Panel 4: Fostering the Highest Quality Patient Care
(Rizk) How do we change the culture at Stanford so that it is focused on quality at all levels and dimensions?
(Tabb) Metrics of clinical quality need to address clinical practice outcomes in a manner that allows comparisons across the nation. They must also have "local credibility" in order to drive clinical care processes. What are the similarities and differences that apply to:
- medical vs surgical;
- adult vs pediatrics;
- community vs academic
- innovation and clinical research vs standardization and evidence-based medicine
(Lowe) What is the role of Informatics in fostering the highest quality patient care? How might Stanford leverage Informatics to improve the safety and quality of care?
(Sandborg) How can we leverage quality and safety in our highly innovative and tertiary/quaternary care environments to enhance our institutional profile (e.g., payor contracting, public transparency, reputation, research)?
(Marsh) How can we measure the clinical quality of individual providers, particularly when much care is dependent upon the work of teams?
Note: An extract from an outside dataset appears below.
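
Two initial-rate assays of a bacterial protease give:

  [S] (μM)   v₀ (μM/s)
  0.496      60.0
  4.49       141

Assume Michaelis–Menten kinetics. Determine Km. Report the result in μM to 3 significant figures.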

And how can we handle quality measurement for low-volume providers, such as UTL faculty who may devote 25% or less time to patient care activities, and across a wide spectrum of health conditions?
(Rizk) Given our faculty caps and clinical responsibilities, how do we ensure career development for each faculty line?
(Sharek) Do instruments for assessing clinical excellence need to be particularly good at identifying low-quality physicians or identifying high-quality physicians? Or should our efforts be dedicated to finding instruments that will distinguish clinical quality throughout the entire spectrum?
(Garber) How heavily should clinical performance be weighted in the different faculty lines - UTL, MCL, and Clinician Educator? What are the best incentives to put into place to promote superior clinical performance throughout SHC?
(Byerwalter) How should we select the highest quality projects and opportunities to present to our donor community? How do we strike a balance between the multiple meritorious needs and expectations – especially between our primary missions in research, education and patient care?